Heterotopic transplantation has been successfully reported for children but was disappointing in our hands.16 We have found as in a previous report that right heart failure from high PVRI can still occur with this operation, as it offers left ventricular unloading rather than right ventricular assist.17 The shortage of infant donors rather precludes the use of this operation, as small hearts are required for heterotopic donation because of the limited space in the right chest. The increasing pool of small children awaiting a suitable donor in an orthotopic position makes the use of an organ in a heterotopic position unlikely. This is due to both the higher risk associated with a patient requiring a heterotopic transplantation and lack of familiarity with both operative techniques and postoperative management.

Improved expertise in paediatric intensive care, particularly with respect to mechanical support devices (ECMO and RVAD), has encouraged transplant physicians to consider the greater potential for long term survival by offering cardiac rather than heart–lung transplantation, as the latter has significantly reduced longer term survival.18 It is important, however, to balance the increased short term risk with equivalent survival to cardiac transplantations for other diagnoses in the medium to long term. For this reason combining current pre-transplantation treatment with improvements in intensive care management and postoperative mechanical support may, despite significant perioperative morbidity and mortality, provide a longer overall survival than alternative strategies.


This, the largest report of paediatric cardiac transplantations for idiopathic RCM, illustrates that it remains a difficult clinical problem. While it is true that some patients remain well for many years, the mean time to transplantation for our patients was less than 3.5 years and for those who were left until haemodynamic compromise occurred, morbidity and mortality increased. This implies that an early transplantation strategy seems prudent.

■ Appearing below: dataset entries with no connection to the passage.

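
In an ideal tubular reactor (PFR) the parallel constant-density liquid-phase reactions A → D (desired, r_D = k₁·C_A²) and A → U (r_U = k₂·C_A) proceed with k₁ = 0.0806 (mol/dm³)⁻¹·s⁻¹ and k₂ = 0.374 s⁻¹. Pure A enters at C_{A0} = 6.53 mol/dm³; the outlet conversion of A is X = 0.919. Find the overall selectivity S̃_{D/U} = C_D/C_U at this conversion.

C_A = C_{A0}(1−X) = 0.5289 mol/dm³.
Along a PFR/batch, dC_U/dC_A = −r_U/(r_D+r_U) = −k₂/(k₂+k₁·C_A).
Integrating from C_{A0} to C_A: C_U = (0.374/0.0806)·ln[(0.374+0.0806·6.53)/(0.374+0.0806·0.529)] = 4.640·ln(0.9003/0.4166) = 3.575 mol/dm³.
Then C_D = (C_{A0}−C_A) − C_U = 6.001 − 3.575 = 2.426 mol/dm³.
S̃_{D/U} = C_D/C_U = 2.426/3.575 = 0.678.

0.678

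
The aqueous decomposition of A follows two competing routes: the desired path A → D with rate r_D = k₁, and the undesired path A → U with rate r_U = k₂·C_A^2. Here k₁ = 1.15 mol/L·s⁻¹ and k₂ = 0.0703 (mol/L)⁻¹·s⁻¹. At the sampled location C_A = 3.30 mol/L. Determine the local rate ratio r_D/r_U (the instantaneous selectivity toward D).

S_{D/U} = r_D/r_U = (k₁)/(k₂·C_A^2) = (k₁/k₂)·C_A^-2.
= (1.15) / (0.0703×3.300^2) = 1.150/0.7656 = 1.50.
The undesired path is higher order in A, so low C_A (CSTR or dilute feed) favours D.

1.50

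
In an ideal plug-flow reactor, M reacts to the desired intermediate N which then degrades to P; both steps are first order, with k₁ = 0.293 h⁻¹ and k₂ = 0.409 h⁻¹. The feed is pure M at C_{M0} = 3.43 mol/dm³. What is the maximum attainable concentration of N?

1.06 mol/dm³

For a first-order series the maximum intermediate yield is C_{N,max}/C_{M0} = (k₁/k₂)^[k₂/(k₂−k₁)].
= (0.293/0.409)^(0.409/(0.409−0.293)) = (0.7164)^(3.526) = 0.3085.
C_{N,max} = 0.3085×3.43 = 1.06 mol/dm³.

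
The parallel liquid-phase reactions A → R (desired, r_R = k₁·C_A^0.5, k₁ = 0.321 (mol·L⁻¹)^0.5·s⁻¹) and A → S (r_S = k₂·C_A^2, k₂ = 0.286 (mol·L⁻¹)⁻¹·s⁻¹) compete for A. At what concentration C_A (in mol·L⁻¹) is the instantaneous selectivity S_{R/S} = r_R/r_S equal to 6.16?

0.321 mol·L⁻¹

S_{R/S} = (k₁/k₂)·C_A^-1.5 ⇒ C_A = (S·k₂/k₁)^(1/(-1.5)).
= (6.16×0.286/0.321)^(-0.6667) = (5.488)^(-0.6667) = 0.321 mol·L⁻¹.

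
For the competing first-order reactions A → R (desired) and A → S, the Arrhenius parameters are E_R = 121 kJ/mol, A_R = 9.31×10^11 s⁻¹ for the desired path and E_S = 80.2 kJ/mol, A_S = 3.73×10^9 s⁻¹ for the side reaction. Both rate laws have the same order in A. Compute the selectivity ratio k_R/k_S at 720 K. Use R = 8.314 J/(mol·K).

0.274

Since both paths have the same order in A, the concentration cancels and S_{R/S} = k_R/k_S = (A_R/A_S)·exp[(E_S−E_R)/(RT)].
(E_S−E_R)/(RT) = (80.2−121)×10³/(8.314×720) = -40800/5986 = -6.816.
k_R/k_S = (9.31×10^11/3.73×10^9)·exp(-6.816) = 249.6 × 0.001096 = 0.274.
Since E_R > E_S, raising the temperature improves selectivity toward R.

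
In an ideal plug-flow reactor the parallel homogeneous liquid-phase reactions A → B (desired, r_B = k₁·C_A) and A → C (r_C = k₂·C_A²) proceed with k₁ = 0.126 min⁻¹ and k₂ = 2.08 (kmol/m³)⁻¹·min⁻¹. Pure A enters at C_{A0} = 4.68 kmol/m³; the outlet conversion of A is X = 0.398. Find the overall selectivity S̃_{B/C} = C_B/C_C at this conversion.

C_A = C_{A0}(1−X) = 2.817 kmol/m³.
Along a PFR/batch, dC_B/dC_A = −r_B/(r_B+r_C) = −k₁/(k₁+k₂·C_A).
Integrating from C_{A0} to C_A: C_B = (0.126/2.08)·ln[(0.126+2.08·4.68)/(0.126+2.08·2.82)] = 0.06058·ln(9.860/5.986) = 0.03023 kmol/m³.
C_C = (C_{A0}−C_A)−C_B = 1.832 kmol/m³; S̃_{B/C} = 0.03023/1.832 = 0.0165.

0.0165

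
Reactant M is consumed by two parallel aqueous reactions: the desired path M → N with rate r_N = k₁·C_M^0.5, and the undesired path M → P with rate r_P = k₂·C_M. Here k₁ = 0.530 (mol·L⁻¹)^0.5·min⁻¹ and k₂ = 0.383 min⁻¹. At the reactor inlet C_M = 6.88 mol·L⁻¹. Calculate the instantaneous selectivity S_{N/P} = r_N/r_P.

S_{N/P} = r_N/r_P = (k₁·C_M^0.5)/(k₂·C_M) = (k₁/k₂)·C_M^-0.5.
= (0.530×6.880^0.5) / (0.383×6.880) = 1.390/2.635 = 0.528.
The undesired path is higher order in M, so low C_M (CSTR or dilute feed) favours N.

0.528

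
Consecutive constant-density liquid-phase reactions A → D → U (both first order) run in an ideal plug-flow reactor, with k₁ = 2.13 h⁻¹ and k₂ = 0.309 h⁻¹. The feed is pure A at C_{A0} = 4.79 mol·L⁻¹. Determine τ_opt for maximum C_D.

Setting dC_D/dτ = 0 gives τ_opt = ln(k₂/k₁)/(k₂−k₁).
= ln(0.309/2.13)/(0.309−2.13) = ln(0.1451)/-1.821 = -1.931/-1.821 = 1.06 h.

1.06 h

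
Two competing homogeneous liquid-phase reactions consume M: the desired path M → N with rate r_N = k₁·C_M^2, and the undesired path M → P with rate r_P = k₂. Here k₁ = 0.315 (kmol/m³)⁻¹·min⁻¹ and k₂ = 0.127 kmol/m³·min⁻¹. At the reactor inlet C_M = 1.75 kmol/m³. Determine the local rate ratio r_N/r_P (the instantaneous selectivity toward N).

7.60

S_{N/P} = r_N/r_P = (k₁·C_M^2)/(k₂) = (k₁/k₂)·C_M^2.
= (0.315×1.750^2) / (0.127) = 0.9647/0.1270 = 7.60.
Since the desired path is higher order in M, keeping C_M high (PFR or concentrated feed) favours N.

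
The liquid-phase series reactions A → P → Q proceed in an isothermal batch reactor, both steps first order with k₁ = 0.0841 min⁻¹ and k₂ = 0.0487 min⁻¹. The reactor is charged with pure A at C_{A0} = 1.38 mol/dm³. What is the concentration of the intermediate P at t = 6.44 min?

For first-order series with pure A initially, C_P(t) = k₁C_{A0}/(k₂−k₁)·(e^(−k₁t) − e^(−k₂t)).
e^(−k₁t) = e^(−0.0841×6.44) = e^(−0.5416) = 0.5818; e^(−k₂t) = e^(−0.3136) = 0.7308.
C_P = 0.0841×1.38/(0.0487−0.0841) × (0.5818−0.7308) = (-3.278)×(-0.1490) = 0.4884 mol/dm³.

0.488 mol/dm³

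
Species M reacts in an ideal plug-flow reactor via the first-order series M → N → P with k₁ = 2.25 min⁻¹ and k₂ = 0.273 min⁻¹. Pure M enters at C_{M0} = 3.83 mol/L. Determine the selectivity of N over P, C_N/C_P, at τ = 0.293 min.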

Increase of pulmonary pressure is of concern in this disease, yet we have shown that it may be modulated with prolonged intravenous prostacyclin use. When this is considered, with the advances in mechanical support and paediatric intensive care, orthotopic transplantation may offer a better alternative to heart–lung transplantation for some recipients with moderate pulmonary hypertension.



  • Competing interest statement: No competing interests are declared from the authors of this study.

  • Ethical approval: Ethical approval for this study has been approved from the Institute of Child Health and Great Ormond Street Hospital Ethics Committee, London.